Iraqi Prime Minister Haider al-Abadi during a session of parliament shortly after the Kurdish referendum, on September 27.
The controversial Iraqi Kurdish referendum on independence has also had a divisive impact on politics in Baghdad. For one thing it has ended the historic alliance between the Kurdish politicians and their Shiite Muslim counterparts in Baghdad. But perhaps more importantly, it is preventing the passage of important legislation and the efficient running of the Iraqi parliament.
In Iraq, a new set of legislation is drafted for each election. The Iraqi parliament started planning for this two months ago but have not managed to achieve much.
Between September 16 and November 9, the parliamentary agenda had tabled an ongoing discussion of a new series of laws related to provincial and federal elections, slated to be held in April 2018. MPs were also supposed to be nominating new members for the Independent High Electoral Commission, or IHEC, the body tasked with overseeing elections in Iraq.
Updating the electoral rolls, purchasing materials required for administration and preparing ballot papers – all these things are impacted by electoral laws. If they don't happen soon, the elections will be endangered.
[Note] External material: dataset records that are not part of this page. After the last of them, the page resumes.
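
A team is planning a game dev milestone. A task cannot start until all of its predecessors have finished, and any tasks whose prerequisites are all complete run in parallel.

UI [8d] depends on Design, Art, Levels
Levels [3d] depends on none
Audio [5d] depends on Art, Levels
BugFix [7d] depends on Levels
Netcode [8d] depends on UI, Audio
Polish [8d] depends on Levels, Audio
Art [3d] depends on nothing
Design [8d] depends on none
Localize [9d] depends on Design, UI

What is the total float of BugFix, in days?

The longest chain is Design→UI→Localize = 8+8+9 = 25; overall finish 25 days.
The longest chain containing BugFix totals 10 days.
Slack of BugFix = 18 − 3 = 15 days.

15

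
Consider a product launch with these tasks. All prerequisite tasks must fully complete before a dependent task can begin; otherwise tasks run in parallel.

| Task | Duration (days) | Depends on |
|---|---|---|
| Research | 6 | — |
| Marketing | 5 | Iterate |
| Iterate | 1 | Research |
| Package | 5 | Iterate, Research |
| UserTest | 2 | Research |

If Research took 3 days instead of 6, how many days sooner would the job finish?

Baseline: Research→Iterate→Package = 6+1+5 = 12 → 12 days.
Since Research is critical, the -3 change carries straight to that chain (now 9 days).
That remains the longest chain; total 9 days.
Change in finish: 9 − 12 = -3 days.

3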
“Three weeks before the referendum, there had been progressive talks and we had reached a preliminary agreement,” Hassan Turan, the MP for the Turkmen Front from Kirkuk, told NIQASH. “But the referendum crisis has delayed further talks and everyone got obsessed with that issue.”
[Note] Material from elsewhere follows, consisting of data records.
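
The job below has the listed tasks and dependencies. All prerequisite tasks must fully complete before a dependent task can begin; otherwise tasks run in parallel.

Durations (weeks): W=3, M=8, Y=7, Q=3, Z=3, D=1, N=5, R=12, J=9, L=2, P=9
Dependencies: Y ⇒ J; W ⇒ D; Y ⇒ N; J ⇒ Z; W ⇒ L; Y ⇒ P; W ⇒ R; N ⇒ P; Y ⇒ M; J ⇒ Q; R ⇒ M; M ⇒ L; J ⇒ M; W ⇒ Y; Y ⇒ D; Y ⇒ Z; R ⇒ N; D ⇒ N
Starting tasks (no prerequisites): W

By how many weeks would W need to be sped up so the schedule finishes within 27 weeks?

Current finish: 29 weeks; target: 27.
W is on every critical path, so each week cut from W cuts the finish by one (this holds down to a finish of 27).
Need 29 − 27 = 2 weeks off W → W becomes 1 week, finish becomes 27.

2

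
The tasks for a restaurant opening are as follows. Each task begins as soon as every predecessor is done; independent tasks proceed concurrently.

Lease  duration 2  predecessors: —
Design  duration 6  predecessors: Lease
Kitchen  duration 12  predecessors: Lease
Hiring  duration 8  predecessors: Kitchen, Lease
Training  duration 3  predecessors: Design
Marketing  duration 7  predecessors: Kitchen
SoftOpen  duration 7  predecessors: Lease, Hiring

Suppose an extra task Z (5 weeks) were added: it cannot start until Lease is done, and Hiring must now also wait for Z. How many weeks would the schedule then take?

29

Originally the schedule takes 29 weeks.
With Z inserted, Hiring now waits for max(Kitchen, Lease, Z).
New critical path: Lease→Kitchen→Hiring→SoftOpen = 2+12+8+7 = 29 ⇒ 29 weeks.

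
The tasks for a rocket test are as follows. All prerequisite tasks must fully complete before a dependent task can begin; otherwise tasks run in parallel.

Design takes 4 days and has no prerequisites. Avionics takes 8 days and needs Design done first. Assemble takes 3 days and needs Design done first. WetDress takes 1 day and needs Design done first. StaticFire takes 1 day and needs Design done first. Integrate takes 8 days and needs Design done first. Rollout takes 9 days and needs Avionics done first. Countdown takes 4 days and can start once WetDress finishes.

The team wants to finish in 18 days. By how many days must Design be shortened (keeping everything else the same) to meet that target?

3

Current finish: 21 days; target: 18.
Design is on every critical path, so each day cut from Design cuts the finish by one (this holds down to a finish of 18).
Need 21 − 18 = 3 days off Design → Design becomes 1 day, finish becomes 18.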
In fact, the last five meetings of MPs have focused almost solely on what to do about the referendum and ignored the electoral laws that will be needed early next year.
In one particularly lively session on September 25, the same day the referendum on Kurdish independence was held, dozens of politicians made passionate speeches about the subject. At the end of the session, the MPs voted to ask the Iraqi prime minister, Haider al-Abadi, to deploy federal troops in the northern city of Kirkuk and other “disputed territories” - these are areas the Iraqi Kurdish and Iraqi Arabs have been fighting over for years. Two days later, a further session resulted in decisions to close Iraqi Kurdish border crossings and stop international flights into Kurdish airports.
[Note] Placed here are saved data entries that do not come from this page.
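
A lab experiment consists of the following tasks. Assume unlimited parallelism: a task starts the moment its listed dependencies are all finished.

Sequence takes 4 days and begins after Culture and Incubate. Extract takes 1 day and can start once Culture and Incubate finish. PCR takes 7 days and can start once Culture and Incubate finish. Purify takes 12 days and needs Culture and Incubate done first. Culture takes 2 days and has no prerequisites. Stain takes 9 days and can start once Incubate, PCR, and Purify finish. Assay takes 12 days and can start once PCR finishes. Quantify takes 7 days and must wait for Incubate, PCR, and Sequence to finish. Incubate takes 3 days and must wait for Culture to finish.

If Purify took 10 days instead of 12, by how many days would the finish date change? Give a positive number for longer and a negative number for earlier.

-2

As given, the longest chain is Culture→Incubate→Purify→Stain = 2+3+12+9 = 26, so the finish is 26 days.
Purify is on the critical path; changing it to 10 makes that path 24 days.
New critical path: Culture→Incubate→PCR→Assay = 2+3+7+12 = 24 ⇒ 24 days.
Change in finish: 24 − 26 = -2 days.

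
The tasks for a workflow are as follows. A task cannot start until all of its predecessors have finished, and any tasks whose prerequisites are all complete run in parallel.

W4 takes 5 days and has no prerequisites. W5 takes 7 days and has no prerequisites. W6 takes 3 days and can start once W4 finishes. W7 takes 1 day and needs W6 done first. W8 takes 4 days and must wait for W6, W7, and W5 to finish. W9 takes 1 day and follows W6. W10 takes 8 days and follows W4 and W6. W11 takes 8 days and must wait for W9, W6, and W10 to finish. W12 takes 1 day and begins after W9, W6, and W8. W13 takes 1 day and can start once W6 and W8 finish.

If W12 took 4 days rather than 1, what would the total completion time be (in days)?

24

Critical path before the change: W4→W6→W10→W11 = 5+3+8+8 = 24 giving 24 days.
The longest path through W12 is only 14 days, so W12 has float 10.
No other chain overtakes it, so the finish is 24 days.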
One group of Shiite Muslim politicians led by former prime minister, Nouri al-Maliki, tried to organize a vote of no confidence in the country’s president, Fouad Massoum, an Iraqi Kurdish politician. He was accused of not objecting to the referendum. Rumours started to spread that al-Maliki wanted Massoum’s job.
This campaign also suggested banning Iraqi Kurdish politicians from attending any further sessions of parliament in Baghdad. Somewhat worryingly there has been genuine discussion of the legalities of this. But should this happen, there would be a major crisis as the 62 Iraqi Kurdish MPs make up around a fifth of all MPs.
Despite heated debate on electoral legislation, parts of the provincial elections law have been passed. Around 46 articles have made it through the process with 11 still outstanding. One of these is particularly controversial as it would involve the holding of elections in Kirkuk. The northern city, which is a disputed territory and also home to a Kurdish, Turkmen and Arab locals, is often spoken about as a “flashpoint” because of its location and demography.
An even more complex issue is the election of new members for the IHEC. The current IHEC’s mandate expired last month. Parliament formed a subcommittee to start to select new members at the beginning of this year but has been unable to get close to nominations.
As usual there are issues about who gets represented. “All the people on the subcommittee are members of larger parties who have agreed to share the nine seats on the IHEC, behind closed doors,” complains Faeq al-Sheikh Ali, an MP from a smaller, liberal party. They refused to consider a proposal submitted by Ali and around 100 other MPs , suggesting that the judiciary selects judges to manage the country’s elections instead, to truly ensure independence, he adds.
One official from IHEC, speaking to NIQASH anonymously because he was not authorized to comment on the matter, said that these things needed to be organised quickly. If they did not happen at least six months before the elections, it would be problematic and potentially cause elections to be delayed yet again.
“Updating the electoral rolls, purchasing materials required for administration and preparing ballot papers – all these things are impacted by electoral laws,” he said. “If these political conflicts go on, the elections will be endangered.”
Right now it doesn’t feel as though time is on the MPs’ side. There are only six months left to go before the end of the current parliament’s term. Besides the electoral laws, there are also the batch of laws that have been on the backburner for, literally years and which have contributed to the current state of complex relations between Baghdad and Iraqi Kurdistan. This includes amendments to the Iraqi Constitution as well Article 140 of the Constitution, which deals with disputed territories like Kirkuk, and the formation of the long-discussed Federation Council, which is supposed to act in a similar way to the US Senate, the German Bundesrat or the House of Lords in the UK.
Given the current dispute about the Iraqi Kurdish referendum, it seems highly unlikely that these even-more-contentious issues are going to get their day in parliament. Which is why there are already rumours in Baghdad that the current term of the government and parliament will be extended for two years and general and provincial elections will be postponed once again.